Mme  de Puisieux était pauvre ; elle demanda de l’argent à mon père ; il publia l’Essai sur le Mérite et la Vertu, vendit cet ouvrage cinquante louis et les lui porta.

Bientôt elle demanda une nouvelle somme ; il publia les Pensées philosophiques, les vendit cinquante louis et les lui porta. Il fit ce petit ouvrage dans l’intervalle du vendredi saint au jour de Pâques.

Cet argent dissipé, autre demande et nouvelle besogne ; l’Interprétation de la Nature vendue au même prix, destinée au même usage.

Les romans de Crébillon étaient à la mode. Mon père causait avec Mme  de Puisieux sur la facilité de composer ces ouvrages, libres ; il prétendait qu’il ne s’agissait que de trouver une idée plaisante, cheville de tout le reste, où le libertinage de l’esprit remplacerait le goût ; elle le défia d’en produire un de ce genre ; au bout de quinze jours, il lui porta les Bijoux indiscrets et cinquante louis.

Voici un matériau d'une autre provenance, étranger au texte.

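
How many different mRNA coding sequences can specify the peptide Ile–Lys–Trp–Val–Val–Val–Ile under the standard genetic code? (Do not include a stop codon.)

Ile: 3 codons.
Lys: 2 codons.
Trp: 1 codon.
Val: 4 codons.
Val: 4 codons.
Val: 4 codons.
Ile: 3 codons.
3 × 2 × 1 × 4 × 4 × 4 × 3 = 1152.

1152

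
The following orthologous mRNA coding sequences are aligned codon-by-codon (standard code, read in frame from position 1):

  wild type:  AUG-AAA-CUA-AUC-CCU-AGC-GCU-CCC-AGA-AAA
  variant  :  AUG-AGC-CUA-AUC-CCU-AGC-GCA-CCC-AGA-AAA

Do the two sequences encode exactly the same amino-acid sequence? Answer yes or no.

Codon 1: AUG Met / AUG Met — identical.
Codon 2: AAA Lys / AGC Ser — nonsynonymous.
Codon 3: CUA Leu / CUA Leu — identical.
Codon 4: AUC Ile / AUC Ile — identical.
Codon 5: CCU Pro / CCU Pro — identical.
Codon 6: AGC Ser / AGC Ser — identical.
Codon 7: GCU Ala / GCA Ala — synonymous.
Codon 8: CCC Pro / CCC Pro — identical.
Codon 9: AGA Arg / AGA Arg — identical.
Codon 10: AAA Lys / AAA Lys — identical.
Nonsynonymous differences: 1 → different protein.

no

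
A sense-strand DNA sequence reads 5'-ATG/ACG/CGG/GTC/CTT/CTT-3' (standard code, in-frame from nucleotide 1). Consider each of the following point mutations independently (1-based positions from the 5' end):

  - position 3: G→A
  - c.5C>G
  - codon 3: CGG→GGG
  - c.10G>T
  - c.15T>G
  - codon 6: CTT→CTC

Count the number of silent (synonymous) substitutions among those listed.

2

Codon 1: ATG (Met) → ATA (Ile) — missense.
Codon 2: ACG (Thr) → AGG (Arg) — missense.
Codon 3: CGG (Arg) → GGG (Gly) — missense.
Codon 4: GTC (Val) → TTC (Phe) — missense.
Codon 5: CTT (Leu) → CTG (Leu) — synonymous.
Codon 6: CTT (Leu) → CTC (Leu) — synonymous.
Synonymous: 2 of 6.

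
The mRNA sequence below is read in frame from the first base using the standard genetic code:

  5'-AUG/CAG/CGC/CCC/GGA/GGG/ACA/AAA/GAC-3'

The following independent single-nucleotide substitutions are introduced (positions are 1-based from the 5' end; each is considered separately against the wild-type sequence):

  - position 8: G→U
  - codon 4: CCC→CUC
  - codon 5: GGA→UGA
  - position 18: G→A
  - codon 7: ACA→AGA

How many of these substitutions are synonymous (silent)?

Codon 3: CGC (Arg) → CUC (Leu) — missense.
Codon 4: CCC (Pro) → CUC (Leu) — missense.
Codon 5: GGA (Gly) → UGA (Stop) — nonsense.
Codon 6: GGG (Gly) → GGA (Gly) — synonymous.
Codon 7: ACA (Thr) → AGA (Arg) — missense.
Synonymous: 1 of 5.

1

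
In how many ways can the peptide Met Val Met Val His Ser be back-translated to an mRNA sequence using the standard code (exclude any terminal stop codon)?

192

Met: 1 codon.
Val: 4 codons.
Met: 1 codon.
Val: 4 codons.
His: 2 codons.
Ser: 6 codons.
1 × 4 × 1 × 4 × 2 × 6 = 192.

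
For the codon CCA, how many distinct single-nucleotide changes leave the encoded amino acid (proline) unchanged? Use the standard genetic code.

Position 1: none → 0 synonymous.
Position 2: none → 0 synonymous.
Position 3: CCU, CCC, CCG → 3 synonymous.
Total: 0 + 0 + 3 = 3.

3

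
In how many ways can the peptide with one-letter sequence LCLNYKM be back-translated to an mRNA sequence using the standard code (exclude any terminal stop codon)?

576

Leu: 6 codons.
Cys: 2 codons.
Leu: 6 codons.
Asn: 2 codons.
Tyr: 2 codons.
Lys: 2 codons.
Met: 1 codon.
6 × 2 × 6 × 2 × 2 × 2 × 1 = 576.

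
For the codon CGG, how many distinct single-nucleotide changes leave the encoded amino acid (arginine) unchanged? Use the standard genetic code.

Position 1: AGG → 1 synonymous.
Position 2: none → 0 synonymous.
Position 3: CGT, CGC, CGA → 3 synonymous.
Total: 1 + 0 + 3 = 4.

4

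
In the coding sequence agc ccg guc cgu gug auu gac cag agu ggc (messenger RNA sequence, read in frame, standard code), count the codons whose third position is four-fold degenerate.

5

Codon 1 AGC (Ser): third position 2-fold.
Codon 2 CCG (Pro): third position 4-fold.
Codon 3 GUC (Val): third position 4-fold.
Codon 4 CGU (Arg): third position 4-fold.
Codon 5 GUG (Val): third position 4-fold.
Codon 6 AUU (Ile): third position 3-fold.
Codon 7 GAC (Asp): third position 2-fold.
Codon 8 CAG (Gln): third position 2-fold.
Codon 9 AGU (Ser): third position 2-fold.
Codon 10 GGC (Gly): third position 4-fold.
Four-fold degenerate third positions: 5.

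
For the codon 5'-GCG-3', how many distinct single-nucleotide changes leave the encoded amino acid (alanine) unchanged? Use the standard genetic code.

Position 1: none → 0 synonymous.
Position 2: none → 0 synonymous.
Position 3: GCU, GCC, GCA → 3 synonymous.
Total: 0 + 0 + 3 = 3.

3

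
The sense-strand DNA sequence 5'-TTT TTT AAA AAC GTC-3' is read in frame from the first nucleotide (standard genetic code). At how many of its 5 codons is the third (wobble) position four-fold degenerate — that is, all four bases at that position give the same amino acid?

1

Codon 1 TTT (Phe): third position 2-fold.
Codon 2 TTT (Phe): third position 2-fold.
Codon 3 AAA (Lys): third position 2-fold.
Codon 4 AAC (Asn): third position 2-fold.
Codon 5 GTC (Val): third position 4-fold.
Four-fold degenerate third positions: 1.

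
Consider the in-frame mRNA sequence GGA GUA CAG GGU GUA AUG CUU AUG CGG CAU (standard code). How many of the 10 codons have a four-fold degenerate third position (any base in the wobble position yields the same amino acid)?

6

Codon 1 GGA (Gly): third position 4-fold.
Codon 2 GUA (Val): third position 4-fold.
Codon 3 CAG (Gln): third position 2-fold.
Codon 4 GGU (Gly): third position 4-fold.
Codon 5 GUA (Val): third position 4-fold.
Codon 6 AUG (Met): third position 1-fold.
Codon 7 CUU (Leu): third position 4-fold.
Codon 8 AUG (Met): third position 1-fold.
Codon 9 CGG (Arg): third position 4-fold.
Codon 10 CAU (His): third position 2-fold.
Four-fold degenerate third positions: 6.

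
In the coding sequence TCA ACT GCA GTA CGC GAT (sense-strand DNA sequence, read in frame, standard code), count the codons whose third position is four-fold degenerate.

5

Codon 1 TCA (Ser): third position 4-fold.
Codon 2 ACT (Thr): third position 4-fold.
Codon 3 GCA (Ala): third position 4-fold.
Codon 4 GTA (Val): third position 4-fold.
Codon 5 CGC (Arg): third position 4-fold.
Codon 6 GAT (Asp): third position 2-fold.
Four-fold degenerate third positions: 5.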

L’Encyclopédie commençait à faire quelque bruit ; le clergé s’était élevé contre la hardiesse des principes contenus dans les articles de métaphysique et de philosophie. Mon père commençait à sortir d’une obscurité qu’il n’a jamais cessé de chérir, lorsque la Thèse de l’abbé de Prades attira l’attention du gouvernement. L’auteur fit une Apologie dont la troisième partie est de mon père ; comme l’existence de Dieu y était niée, cela rendit l’affaire de l’abbé assez grave pour l’obliger à sortir de France. Mon père était inquiet des suites de cet événement, lorsque de nouveaux besoins de Mme  de Puisieux l’engagèrent à publier les Lettres sur les Sourds et les Aveugles. Il suivait toutes les expériences propres à l’éclairer sur ce sujet.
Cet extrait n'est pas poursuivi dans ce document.